Several of her own MPs denounced the draft political declaration on the future economic partnership as a “surrender” to Brussels, putting Commons approval for the deal in the next three weeks in doubt.
The document sparked a furious row over between the Prime Minister and the SNP, whose Westminster leader claimed fishermen had been “thrown overboard as if they were discarded fish”, and split the Scottish Conservative group at Westminster.
Agreement between negotiators in Brussels paves the way for the UK’s exit deal - a package including the political declaration and the 585-page withdrawal agreement setting out the terms of the ‘divorce’ from the EU - to be approved by European leaders at a special summit on Sunday.
“The draft text that we have agreed with the Commission is a good deal for our country and for our partners in the EU,” told the House of Commons.
“It honours the vote of the British people by taking back control of our borders, our laws and our money while protecting jobs, security and the integrity of our precious United Kingdom.”
As many as 80 Conservative MPs have publicly declared they will not vote for the deal.
A Downing Street charm offensive aimed at convincing eurosceptics that a backstop plan for the Irish border can be avoided using “alternative” customs technologies appeared to have failed, with Iain Duncan Smith telling Mrs May that “none of this is at all workable” unless the withdrawal agreement is renegotiated.
Dominic Raab, the former Brexit Secretary, claimed the backstop “ties the UK to the customs union and single market rules with no voice” and will be used by the EU as “the starting point for future relations to build on”.
Mr Raab said Brexit voters wanted to “take back control” but said it was “the regrettable but inescapable reality that this deal gives even more away”.
And the chief whip of the DUP, Sir Jeffrey Donaldson, also called on the Prime Minister to renegotiate, telling her: “If she wants to have the support of my party for the withdrawal agreement then we need to see an end to the backstop and those alternative arrangements put in place.”
Mrs May told MPs that “the best way to ensure the backstop is not used is to get the future relationship into place” before the end of the post-Brexit transition phase, which is scheduled to end in December 2020, but could be extended as far as the end of 2022 if talks drag on.
The draft political declaration outlines the objectives for trade and security cooperation after Brexit.

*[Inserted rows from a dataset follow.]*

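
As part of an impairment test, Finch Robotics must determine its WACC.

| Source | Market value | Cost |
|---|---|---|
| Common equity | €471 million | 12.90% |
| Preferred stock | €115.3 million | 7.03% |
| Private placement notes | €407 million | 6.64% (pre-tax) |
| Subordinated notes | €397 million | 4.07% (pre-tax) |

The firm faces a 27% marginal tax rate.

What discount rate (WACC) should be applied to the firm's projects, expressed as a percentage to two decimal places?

7.22%

Total capital V = 471 + 115.3 + 407 + 397 = 1390.3.
Equity: weight = 471/1390.3 = 0.3388; cost = 12.9%.
Preferred: weight = 115.3/1390.3 = 0.0829; cost = 7.03%.
Private placement notes: weight = 407/1390.3 = 0.2927; after-tax cost = 6.64% × (1 − 27%) = 4.8472%.
Subordinated notes: weight = 397/1390.3 = 0.2855; after-tax cost = 4.07% × (1 − 27%) = 2.9711%.
WACC = 0.3388 × 12.9000% + 0.0829 × 7.0300% + 0.2927 × 4.8472% + 0.2855 × 2.9711% = 7.2206%.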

European Council president Donald Tusk announced it had been “agreed at negotiators’ level and agreed in principle at political level” and sent to Britain’s 27 European partners for further consideration.
“The Commission President has informed me that it has been agreed at negotiators’ level and agreed in principle at political level, subject to the endorsement of the Leaders,” he added.
An earlier draft of the declaration came to seven pages, but the final version is now 26 pages long.
Unlike the withdrawal agreement, the political declaration is not legally binding, but is linked to the UK’s ‘divorce’ terms.
The UK Government has said that the withdrawal agreement, including the £39bn financial settlement, will not be enacted without the political declaration.
Jeremy Corbyn criticised the trade outline, calling it “26 pages of waffle” and a blueprint for a deal that is the “worst of all worlds”.
“The only certainty contained within these pages is that the transition period will have to be extended or we will end up with a backstop and no exit,” the Labour leader told MPs.
“It represents the worst of all worlds, no say over the rules that will continue to apply and no certainty to the future.”
He added: “We have 26 pages of waffle, this empty document could have been written two years ago.”
Mr Corbyn also called on the PM to “abandon her poisonous rhetoric” on immigration.
Instead of negotiating a “new, comprehensive customs union”, he said the Tories were more interested in “dog whistling on immigration”.
Focusing on fishing, SNP Westminster leader Ian Blackford called the document “an absolute dereliction of the promises Scottish Conservative members and [Environment Secretary Michael Gove] made to Scotland - shame on them.”
He asked if her Scottish MPs and Scottish Secretary David Mundell had agreed to the political declaration, adding: “Is it not the case that she’s just lost further critical votes on the deal because Scottish Tory MPs could not possibly vote in favour of this sell out of Scottish fishing interests?”
The Prime Minister was expected to speak to a number of EU leaders last night. She acknowledged that she must still convince some of them to back the deal, with the Spanish Prime Minister threatening to vote against it because the political declaration does not grant Madrid a veto over the application of future trade agreements in Gibraltar.
Speaking in Downing Street before addressing MPs, the Prime Minister said she had spoken to Prime Minister Pedro Sánchez on Wednesday night and was “confident that on Sunday we will be able to agree a deal that delivers for the whole UK family, including Gibraltar.”
Two-thirds of the 27 other EU members must agree to the deal for it to be approved.
Last night Mrs May met Austria’s chancellor in London ahead of Sunday’s summit.
Ahead of the meeting, Sebastian Kurz said he hoped to get a “realistic picture” of May’s chances of getting the deal through Westminster, and warned: “Reopening the deal is not an option.”